S&P recently lowered the sovereign rating of the US to AA+ from AAA. The ratings are opinions that reflect the ability and willingness of the rated entity to meet financial obligations.
The decision to lower the sovereign rating of the US had deleterious consequences for stock markets all over the world, including India.
Referring to problems with regard to high inflation and the fiscal deficit in India, Ogawa said, “Potential longer-term consequences may point to negative factors.”
He further said that while tight policies could have a positive bearing on the country’s rating, a deterioration in fiscal health and setbacks on the economic reforms front might result in a downgrade.
India has been struggling to deal with inflation, which is nearing the double-digit mark. Headline inflation stood at 9.44 per cent in June, while food inflation was 9.90 per cent for the week ended July 30.

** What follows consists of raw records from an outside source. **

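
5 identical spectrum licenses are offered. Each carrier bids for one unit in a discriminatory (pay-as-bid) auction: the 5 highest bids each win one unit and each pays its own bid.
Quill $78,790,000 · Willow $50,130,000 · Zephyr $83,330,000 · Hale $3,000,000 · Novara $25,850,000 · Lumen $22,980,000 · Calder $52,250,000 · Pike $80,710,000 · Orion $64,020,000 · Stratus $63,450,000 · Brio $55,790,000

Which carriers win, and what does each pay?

Bids ranked high→low: 83,330,000 (Zephyr), 80,710,000 (Pike), 78,790,000 (Quill), 64,020,000 (Orion), 63,450,000 (Stratus), 55,790,000 (Brio), 52,250,000 (Calder), …
Winners (5 units): Zephyr, Pike, Quill, Orion, Stratus.
Each winner pays its own bid: Zephyr $83,330,000, Pike $80,710,000, Quill $78,790,000, Orion $64,020,000, Stratus $63,450,000.

Zephyr $83,330,000, Pike $80,710,000, Quill $78,790,000, Orion $64,020,000, Stratus $63,450,000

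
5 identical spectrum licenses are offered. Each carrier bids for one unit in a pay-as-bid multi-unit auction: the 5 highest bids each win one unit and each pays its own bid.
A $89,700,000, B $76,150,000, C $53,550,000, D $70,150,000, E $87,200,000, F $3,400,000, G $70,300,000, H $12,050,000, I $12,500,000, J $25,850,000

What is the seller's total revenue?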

On the fiscal side, rising prices of crude oil and high food and fertiliser subsidies, coupled with the inability of the government to raise Rs 40,000 crore from the divestment of equity in public sector companies during 2010-11, could create problems.
Inflation, Ogawa said, “remains India’s biggest challenge in the near-term, as high inflation could push up credit costs and dampen the country’s economic growth trajectory.”
Although the pace of food price rise seems to have stabilised to “some extent”, the prices of manufactured products are still increasing, he said.
Referring to public finances, Ogawa said, “Ballooning fiscal deficits also constrain the sovereign ratings on India. Continuing its fiscal consolidation policies into fiscal 2012 will be a key challenge for the government.”
India’s sovereign rating, S&P said, could be raised if “the government continues to reduce the public sector’s deficits materially.
“For example, future government initiatives to significantly reduce subsidies for fertilisers, foods and fuels would be a positive factor in improving the expenditure structure of the budget and reducing the negative influence of potential external shocks on India’s fiscal position,” the agency said.